Moore Institute for Research in the Humanities and Social Studies
June 16-17, 2014
Deadline: April 16, 2014
Plenary speakers: Dr Stephen Colclough, Bangor University & Dr Niall Ó Ciosáin, National University of Ireland, Galway
Nineteenth-century studies continues to engender some of the most dynamic scholarship in the study of historical readership with works like Leah Price’s How to Do Things with Books in Victorian Britain (2012) featuring some of the most thought-provoking commentary on reader encounters with print to emerge in recent times.
Possible topics upon which submissions are welcome include but are certainly not limited to:
- Historical readers and reading practices of the Victorian period
- Readership and issues of gender and/or sexuality: e.g. constructions of “the woman reader”; “masculine” reading matter; and “queer” reading experiences.
- Periodical and/or serial circulation and consumption in territories like nineteenth-century Britain, Ireland, Canada, the Antipodes, and Asia
- The publication, dissemination, and consumption of books and/or series in nineteenth-century Britain, Ireland, Canada, the Antipodes, and Asia
- Transnational print culture in the nineteenth century: national and global identities
- Methodological concerns in the study of the history of reading
- Consumers, producers, and Victorian visual culture
- Disposable literature and ephemera of the Victorian age
- Scholarly editing projects and nineteenth-century culture
- The planning, design, and use of digital resources in the study of nineteenth-century print culture, including debates surrounding open access and paywalls.

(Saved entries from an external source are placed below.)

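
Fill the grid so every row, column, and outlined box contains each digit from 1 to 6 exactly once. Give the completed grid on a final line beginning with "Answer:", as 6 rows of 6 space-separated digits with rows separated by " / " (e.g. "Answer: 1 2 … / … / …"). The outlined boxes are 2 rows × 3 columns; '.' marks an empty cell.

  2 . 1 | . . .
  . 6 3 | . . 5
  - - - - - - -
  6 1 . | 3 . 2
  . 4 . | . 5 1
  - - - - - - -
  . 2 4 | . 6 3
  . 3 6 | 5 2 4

Step 1. [r5c4∈{1}] nothing but 1 survives at r5c4 ⇒ r5c4=1.
Step 2. [r3c5∈{4}] only 4 remains possible at r3c5. So r3c5=4.
Step 3. [r1c4∈{4,6}] in row 1, 4 fits only at r1c4. So r1c4=4.
Step 4. [r4c1∈{3}] r4c1 has the single candidate 3, so r4c1=3.
Step 5. [r4c3∈{2}] only 2 remains possible at r4c3, so r4c3=2.
Step 6. [r2c4∈{2}] nothing but 2 survives at r2c4. So r2c4=2.
Step 7. [r2c5∈{1}] r2c5 is down to just 1 ⇒ r2c5=1.
Step 8. [r2c1∈{4}] nothing but 4 survives at r2c1. So r2c1=4.
Step 9. [r3c3∈{5}] only 5 remains possible at r3c3. So r3c3=5.
Step 10. [r1c2∈{5}] r1c2's peers cover all but 5. So r1c2=5.
Step 11. [r1c6∈{6}] r1c6 has the single candidate 6. So r1c6=6.
Step 12. [r4c4∈{6}] nothing but 6 survives at r4c4. So r4c4=6.
Step 13. [r5c1∈{5}] only 5 remains possible at r5c1. So r5c1=5.
Step 14. [r1c5∈{3}] r1c5 is down to just 3. So r1c5=3.
Step 15. [r6c1∈{1}] r6c1's peers cover all but 1, so r6c1=1.

Answer: 2 5 1 4 3 6 / 4 6 3 2 1 5 / 6 1 5 3 4 2 / 3 4 2 6 5 1 / 5 2 4 1 6 3 / 1 3 6 5 2 4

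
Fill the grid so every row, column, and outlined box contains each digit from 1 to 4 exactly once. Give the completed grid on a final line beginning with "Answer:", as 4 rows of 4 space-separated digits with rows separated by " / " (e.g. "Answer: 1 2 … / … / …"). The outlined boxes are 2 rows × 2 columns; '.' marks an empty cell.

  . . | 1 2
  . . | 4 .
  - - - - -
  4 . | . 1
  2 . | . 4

Step 1. [r3c2∈{3}] r3c2 is down to just 3, so r3c2=3.
Step 2. [r2c1∈{1,3}] in col 1, 1 fits only at r2c1. So r2c1=1.
Step 3. [r4c2∈{1}] r4c2 is down to just 1. So r4c2=1.
Step 4. [r1c1∈{3}] nothing but 3 survives at r1c1, so r1c1=3.
Step 5. [r4c3∈{3}] r4c3 has the single candidate 3. So r4c3=3.
Step 6. [r2c2∈{2}] r2c2 has the single candidate 2, so r2c2=2.
Step 7. [r1c2∈{4}] only 4 remains possible at r1c2, so r1c2=4.
Step 8. [r2c4∈{3}] only 3 remains possible at r2c4, so r2c4=3.
Step 9. [r3c3∈{2}] nothing but 2 survives at r3c3. So r3c3=2.

Answer: 3 4 1 2 / 1 2 4 3 / 4 3 2 1 / 2 1 3 4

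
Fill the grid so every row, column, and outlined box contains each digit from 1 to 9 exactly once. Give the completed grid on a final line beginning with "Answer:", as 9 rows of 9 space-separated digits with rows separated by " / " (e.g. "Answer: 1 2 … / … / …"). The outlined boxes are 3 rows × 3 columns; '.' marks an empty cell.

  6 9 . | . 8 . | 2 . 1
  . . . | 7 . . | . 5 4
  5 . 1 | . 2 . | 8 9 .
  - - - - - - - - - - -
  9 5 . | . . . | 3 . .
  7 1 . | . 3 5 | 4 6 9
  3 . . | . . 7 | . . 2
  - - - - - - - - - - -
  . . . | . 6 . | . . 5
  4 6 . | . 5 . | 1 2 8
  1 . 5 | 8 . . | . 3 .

Step 1. [r5c3∈{2,8}] in row 5, 8 fits only at r5c3, so r5c3=8.
Step 2. [r4c3∈{2,4,6}] r4c3 is the only open cell in box 4 admitting 2, so r4c3=2.
Step 3. [r2c3∈{3}] r2c3 is down to just 3 ⇒ r2c3=3.
Step 4. [r9c5∈{4,7,9}] across col 5, 7 lands solely at r9c5. So r9c5=7.
Step 5. [r9c6∈{2,4,9}] row 9 places 4 nowhere but r9c6, so r9c6=4.
Step 6. [r7c6∈{1,2,3,9}] in col 6, 2 fits only at r7c6, so r7c6=2.
Step 7. [r8c3∈{7,9}] across row 8, 7 lands solely at r8c3 ⇒ r8c3=7.
Step 8. [r6c2∈{4}] r6c2 is down to just 4, so r6c2=4.
Step 9. [r3c9∈{3,6,7}] across col 9, 3 lands solely at r3c9. So r3c9=3.
Step 10. [r7c4∈{1,3,9}] 1 has one home in row 7: r7c4, so r7c4=1.
Step 11. [r4c6∈{1,6,8}] across col 6, 8 lands solely at r4c6, so r4c6=8.
Step 12. [r2c6∈{1,6,9}] col 6 places 1 nowhere but r2c6, so r2c6=1.
Step 13. [r3c4∈{4,6}] row 3 places 4 nowhere but r3c4 ⇒ r3c4=4.
Step 14. [r7c1∈{8}] r7c1 has the single candidate 8. So r7c1=8.
Step 15. [r7c7∈{7,9}] 7 has one home in col 7: r7c7. So r7c7=7.
Step 16. [r8c6∈{3,9}] col 6 places 9 nowhere but r8c6, so r8c6=9.
Step 17. [r6c4∈{6,9}] col 4 places 9 nowhere but r6c4. So r6c4=9.
Step 18. [r6c5∈{1}] nothing but 1 survives at r6c5, so r6c5=1.
Step 19. [r9c7∈{6,9}] row 9 places 9 nowhere but r9c7, so r9c7=9.
Step 20. [r1c6∈{3}] r1c6 has the single candidate 3, so r1c6=3.
Step 21. [r4c8∈{1,7}] 1 has one home in row 4: r4c8, so r4c8=1.
Step 22. [r2c2∈{2,8}] row 2 places 8 nowhere but r2c2 ⇒ r2c2=8.
Step 23. [r4c5∈{4}] r4c5 is down to just 4. So r4c5=4.
Step 24. [r7c8∈{4}] r7c8 is down to just 4. So r7c8=4.
Step 25. [r9c9∈{6}] r9c9 is down to just 6 ⇒ r9c9=6.
Step 26. [r9c2∈{2}] r9c2 has the single candidate 2 ⇒ r9c2=2.
Step 27. [r7c2∈{3}] only 3 remains possible at r7c2. So r7c2=3.
Step 28. [r4c9∈{7}] r4c9 is down to just 7, so r4c9=7.
Step 29. [r2c7∈{6}] nothing but 6 survives at r2c7 ⇒ r2c7=6.
Step 30. [r1c8∈{7}] r1c8's peers cover all but 7 ⇒ r1c8=7.
Step 31. [r6c8∈{8}] r6c8 is down to just 8, so r6c8=8.
Step 32. [r2c1∈{2}] r2c1 is down to just 2. So r2c1=2.
Step 33. [r6c7∈{5}] nothing but 5 survives at r6c7, so r6c7=5.
Step 34. [r8c4∈{3}] r8c4 has the single candidate 3 ⇒ r8c4=3.
Step 35. [r2c5∈{9}] nothing but 9 survives at r2c5, so r2c5=9.
Step 36. [r6c3∈{6}] r6c3 has the single candidate 6, so r6c3=6.
Step 37. [r3c6∈{6}] only 6 remains possible at r3c6. So r3c6=6.
Step 38. [r1c3∈{4}] r1c3's peers cover all but 4, so r1c3=4.
Step 39. [r4c4∈{6}] only 6 remains possible at r4c4, so r4c4=6.
Step 40. [r5c4∈{2}] r5c4 is down to just 2, so r5c4=2.
Step 41. [r1c4∈{5}] nothing but 5 survives at r1c4. So r1c4=5.
Step 42. [r7c3∈{9}] r7c3's peers cover all but 9 ⇒ r7c3=9.
Step 43. [r3c2∈{7}] r3c2 has the single candidate 7. So r3c2=7.

Answer: 6 9 4 5 8 3 2 7 1 / 2 8 3 7 9 1 6 5 4 / 5 7 1 4 2 6 8 9 3 / 9 5 2 6 4 8 3 1 7 / 7 1 8 2 3 5 4 6 9 / 3 4 6 9 1 7 5 8 2 / 8 3 9 1 6 2 7 4 5 / 4 6 7 3 5 9 1 2 8 / 1 2 5 8 7 4 9 3 6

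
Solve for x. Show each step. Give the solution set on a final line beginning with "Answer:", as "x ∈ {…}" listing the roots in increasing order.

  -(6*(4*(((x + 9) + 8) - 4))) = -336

Step 1. [-(6*(4*(((x + 9) + 8) - 4))) = -336] LHS negated; negate both sides. So neg: 6*(4*(((x + 9) + 8) - 4)) = 336.
Step 2. [6*(4*(((x + 9) + 8) - 4)) = 336] 6·(inner) — divide through by 6, so div: 4*(((x + 9) + 8) - 4) = 56.
Step 3. [4*(((x + 9) + 8) - 4) = 56] divide by the outer 4. So div: ((x + 9) + 8) - 4 = 14.
Step 4. [((x + 9) + 8) - 4 = 14] the outer -4 inverts by adding 4, so sub: (x + 9) + 8 = 18.
Step 5. [(x + 9) + 8 = 18] subtract 8: x sits inside (… + 8). So sub: x + 9 = 10.
Step 6. [x + 9 = 10] the outer +9 inverts by subtracting 9 ⇒ sub: x = 1.

Answer: x ∈ {1}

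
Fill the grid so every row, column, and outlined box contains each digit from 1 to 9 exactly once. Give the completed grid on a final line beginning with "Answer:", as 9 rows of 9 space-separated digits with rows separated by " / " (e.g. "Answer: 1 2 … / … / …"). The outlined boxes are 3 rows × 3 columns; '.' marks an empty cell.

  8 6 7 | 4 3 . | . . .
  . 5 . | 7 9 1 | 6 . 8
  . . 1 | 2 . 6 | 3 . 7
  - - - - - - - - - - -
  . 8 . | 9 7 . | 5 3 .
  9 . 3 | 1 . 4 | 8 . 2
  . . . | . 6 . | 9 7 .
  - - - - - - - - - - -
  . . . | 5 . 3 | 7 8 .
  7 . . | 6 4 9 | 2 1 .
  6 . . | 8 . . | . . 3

Step 1. [r3c1∈{4}] r3c1 has the single candidate 4, so r3c1=4.
Step 2. [r2c3∈{2}] r2c3's peers cover all but 2 ⇒ r2c3=2.
Step 3. [r1c6∈{5}] r1c6 is down to just 5. So r1c6=5.
Step 4. [r9c7∈{4}] r9c7 has the single candidate 4, so r9c7=4.
Step 5. [r3c2∈{9}] r3c2's peers cover all but 9, so r3c2=9.
Step 6. [r4c6∈{2}] only 2 remains possible at r4c6 ⇒ r4c6=2.
Step 7. [r4c1∈{1}] r4c1 is down to just 1 ⇒ r4c1=1.
Step 8. [r7c1∈{2}] nothing but 2 survives at r7c1, so r7c1=2.
Step 9. [r8c9∈{5}] r8c9's peers cover all but 5, so r8c9=5.
Step 10. [r9c8∈{9}] r9c8 has the single candidate 9, so r9c8=9.
Step 11. [r4c3∈{4,6}] across col 3, 6 lands solely at r4c3 ⇒ r4c3=6.
Step 12. [r9c2∈{1}] nothing but 1 survives at r9c2. So r9c2=1.
Step 13. [r7c2∈{4}] only 4 remains possible at r7c2. So r7c2=4.
Step 14. [r6c9∈{1,4}] r6c9 is the only open cell in row 6 admitting 1 ⇒ r6c9=1.
Step 15. [r9c3∈{5}] only 5 remains possible at r9c3, so r9c3=5.
Step 16. [r8c2∈{3}] r8c2 has the single candidate 3, so r8c2=3.
Step 17. [r7c9∈{6}] r7c9 has the single candidate 6 ⇒ r7c9=6.
Step 18. [r6c3∈{4}] r6c3's peers cover all but 4, so r6c3=4.
Step 19. [r5c2∈{7}] only 7 remains possible at r5c2 ⇒ r5c2=7.
Step 20. [r6c6∈{8}] r6c6 has the single candidate 8, so r6c6=8.
Step 21. [r5c8∈{6}] only 6 remains possible at r5c8, so r5c8=6.
Step 22. [r9c5∈{2}] nothing but 2 survives at r9c5 ⇒ r9c5=2.
Step 23. [r1c8∈{2}] only 2 remains possible at r1c8, so r1c8=2.
Step 24. [r6c2∈{2}] r6c2's peers cover all but 2, so r6c2=2.
Step 25. [r8c3∈{8}] r8c3 has the single candidate 8, so r8c3=8.
Step 26. [r4c9∈{4}] r4c9's peers cover all but 4, so r4c9=4.
Step 27. [r2c1∈{3}] nothing but 3 survives at r2c1, so r2c1=3.
Step 28. [r3c8∈{5}] nothing but 5 survives at r3c8. So r3c8=5.
Step 29. [r7c5∈{1}] r7c5 is down to just 1 ⇒ r7c5=1.
Step 30. [r1c9∈{9}] r1c9 has the single candidate 9 ⇒ r1c9=9.
Step 31. [r3c5∈{8}] only 8 remains possible at r3c5, so r3c5=8.
Step 32. [r6c1∈{5}] r6c1's peers cover all but 5 ⇒ r6c1=5.
Step 33. [r1c7∈{1}] r1c7's peers cover all but 1 ⇒ r1c7=1.
Step 34. [r7c3∈{9}] only 9 remains possible at r7c3 ⇒ r7c3=9.
Step 35. [r6c4∈{3}] nothing but 3 survives at r6c4 ⇒ r6c4=3.
Step 36. [r2c8∈{4}] only 4 remains possible at r2c8. So r2c8=4.
Step 37. [r9c6∈{7}] nothing but 7 survives at r9c6 ⇒ r9c6=7.
Step 38. [r5c5∈{5}] nothing but 5 survives at r5c5, so r5c5=5.

Answer: 8 6 7 4 3 5 1 2 9 / 3 5 2 7 9 1 6 4 8 / 4 9 1 2 8 6 3 5 7 / 1 8 6 9 7 2 5 3 4 / 9 7 3 1 5 4 8 6 2 / 5 2 4 3 6 8 9 7 1 / 2 4 9 5 1 3 7 8 6 / 7 3 8 6 4 9 2 1 5 / 6 1 5 8 2 7 4 9 3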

Please send a proposal of no more than 300 words together with a short biography (c. 100 words) to victorianprintconsumption2014@gmail.com by April 16, 2014. Decisions will be announced in early May. Postgraduates and early career scholars are particularly welcome. Questions about any aspect of the conference should be addressed to victorianprintconsumption2014@gmail.com
This conference is made possible by the generous support of The Society for the History of Authorship, Reading and Publishing.